At the meeting, the MEC stated that the high costs of care, which she said had a similar price tag to intensive-care treatment at a private hospital, was what swayed the decision to relocate the patients.
Mahlangu also claimed that family members of some the patients had been ‛coached and coerced’ into slamming the Department of Health in the media. She added that other patients had been happy with the department, and had phoned her privately to express their thanks.
Mahlangu, who has come under intense scrutiny since the news broke and who been fighting off calls for her sacking, acknowledged the new coalition and committed to more regular meetings. She invited members of the coalition to accompany her and her team for unannounced inspections of the mental health facilities in the province.

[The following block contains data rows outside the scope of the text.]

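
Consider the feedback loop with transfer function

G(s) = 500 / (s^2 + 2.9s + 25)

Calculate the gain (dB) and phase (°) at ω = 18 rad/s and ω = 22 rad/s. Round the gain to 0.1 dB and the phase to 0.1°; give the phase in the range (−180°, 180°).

ω = 18: 4.3 dB, -170.1°; ω = 22: 0.7 dB, -172.1°

At s = jω = j18:
quadratic: (j18)² + 2.9·j18 + 25 = -299 + j52.2 → |·| ≈ 303.52, ∠ ≈ 170.10°
|G| = 500 / 303.52 ≈ 1.6473
Gain = 20 log₁₀(1.6473) ≈ 4.34 dB
∠G = 0.00° − 170.10° = -170.10°

At s = jω = j22:
quadratic: (j22)² + 2.9·j22 + 25 = -459 + j63.8 → |·| ≈ 463.41, ∠ ≈ 172.09°
|G| = 500 / 463.41 ≈ 1.079
Gain = 20 log₁₀(1.079) ≈ 0.66 dB
∠G = 0.00° − 172.09° = -172.09°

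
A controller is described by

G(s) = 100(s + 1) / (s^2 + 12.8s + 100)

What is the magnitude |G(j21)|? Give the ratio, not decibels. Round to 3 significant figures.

4.84

At s = jω = j21:
zero (s+1): 1 + j21 → |·| = √(1²+21²) = √442 ≈ 21.024, ∠ = arctan(21/1) ≈ 87.27°
quadratic: (j21)² + 12.8·j21 + 100 = -341 + j268.8 → |·| ≈ 434.21, ∠ ≈ 141.75°
|G| = 100 · 21.024 / 434.21 ≈ 4.8419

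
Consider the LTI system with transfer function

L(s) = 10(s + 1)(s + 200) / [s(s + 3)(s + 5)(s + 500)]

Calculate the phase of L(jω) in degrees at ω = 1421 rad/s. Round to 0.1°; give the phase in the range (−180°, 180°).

At s = jω = j1421:
zero (s+1): 1 + j1421 → |·| = √(1²+1421²) = √2019242 ≈ 1421, ∠ = arctan(1421/1) ≈ 89.96°
zero (s+200): 200 + j1421 → |·| = √(200²+1421²) = √2059241 ≈ 1435, ∠ = arctan(1421/200) ≈ 81.99°
pole (s+3): 3 + j1421 → |·| = √(3²+1421²) = √2019250 ≈ 1421, ∠ = arctan(1421/3) ≈ 89.88°
pole (s+5): 5 + j1421 → |·| = √(5²+1421²) = √2019266 ≈ 1421, ∠ = arctan(1421/5) ≈ 89.80°
pole (s+500): 500 + j1421 → |·| = √(500²+1421²) = √2269241 ≈ 1506.4, ∠ = arctan(1421/500) ≈ 70.61°
pole at origin: |s| = 1421, ∠ = 90.00° (in denominator)
∠L = 171.95° − 340.29° = -168.34°

-168.3°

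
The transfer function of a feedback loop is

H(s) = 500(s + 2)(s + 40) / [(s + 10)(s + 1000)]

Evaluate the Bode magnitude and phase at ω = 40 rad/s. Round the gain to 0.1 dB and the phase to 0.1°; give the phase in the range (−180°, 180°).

28.8 dB, 53.9°

At s = jω = j40:
zero (s+2): 2 + j40 → |·| = √(2²+40²) = √1604 ≈ 40.05, ∠ = arctan(40/2) ≈ 87.14°
zero (s+40): 40 + j40 → |·| = √(40²+40²) = √3200 ≈ 56.569, ∠ = arctan(40/40) ≈ 45.00°
pole (s+10): 10 + j40 → |·| = √(10²+40²) = √1700 ≈ 41.231, ∠ = arctan(40/10) ≈ 75.96°
pole (s+1000): 1000 + j40 → |·| = √(1000²+40²) = √1001600 ≈ 1000.8, ∠ = arctan(40/1000) ≈ 2.29°
|H| = 500 · 2265.6 / 41264 ≈ 27.453
Gain = 20 log₁₀(27.453) ≈ 28.77 dB
∠H = 132.14° − 78.25° = 53.89°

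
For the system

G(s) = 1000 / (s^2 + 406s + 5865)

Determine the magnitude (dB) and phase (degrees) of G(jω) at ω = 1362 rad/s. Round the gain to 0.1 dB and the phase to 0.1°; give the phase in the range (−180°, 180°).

Substitute s = j1362:
Numerator: 1000 = 1000 + j0
Denominator: (j1362)^2 + 406(j1362) + 5865 = -1849179 + j552972
|N| = √(1000² + 0²) ≈ 1000, ∠N ≈ 0.00°
|D| = √(1849179² + 552972²) ≈ 1.9301e+06, ∠D ≈ 163.35°
|G| = 1000 / 1.9301e+06 ≈ 0.00051811
Gain = 20 log₁₀(0.00051811) ≈ -65.71 dB
∠G = 0.00° − 163.35° = -163.35°

-65.7 dB, -163.4°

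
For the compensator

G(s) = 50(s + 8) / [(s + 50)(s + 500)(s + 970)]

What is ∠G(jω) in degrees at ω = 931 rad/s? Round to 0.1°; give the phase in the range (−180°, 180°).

At s = jω = j931:
zero (s+8): 8 + j931 → |·| = √(8²+931²) = √866825 ≈ 931.03, ∠ = arctan(931/8) ≈ 89.51°
pole (s+50): 50 + j931 → |·| = √(50²+931²) = √869261 ≈ 932.34, ∠ = arctan(931/50) ≈ 86.93°
pole (s+500): 500 + j931 → |·| = √(500²+931²) = √1116761 ≈ 1056.8, ∠ = arctan(931/500) ≈ 61.76°
pole (s+970): 970 + j931 → |·| = √(970²+931²) = √1807661 ≈ 1344.5, ∠ = arctan(931/970) ≈ 43.82°
∠G = 89.51° − 192.51° = -103.00°

-103.0°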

The coalition has called for the current investigation into the deaths to be given terms of reference wide enough to establish the immediate and root causes of the decision to discharge patients. They have also called for an audit of the NGOs that are taking care of patients and a list of the other former Life Esidimeni patients who are being housed, with an update on their treatment plans and current health status.
The coalition is still in its infancy but Professor Laurel Baldwin-Ragavan of Wits University’s Family Medicine department, who is also part of the coalition, says the umbrella body is ‛about galvanising many people across sectors of society to apply their minds to solve complex health and social issues.’
By strengthening networks within networks, we can present a powerful force to shift the inequalities that exist in health care today, and to work on alternatives for improved models of health care that are responsive and relevant for the urgent health needs of a modern world.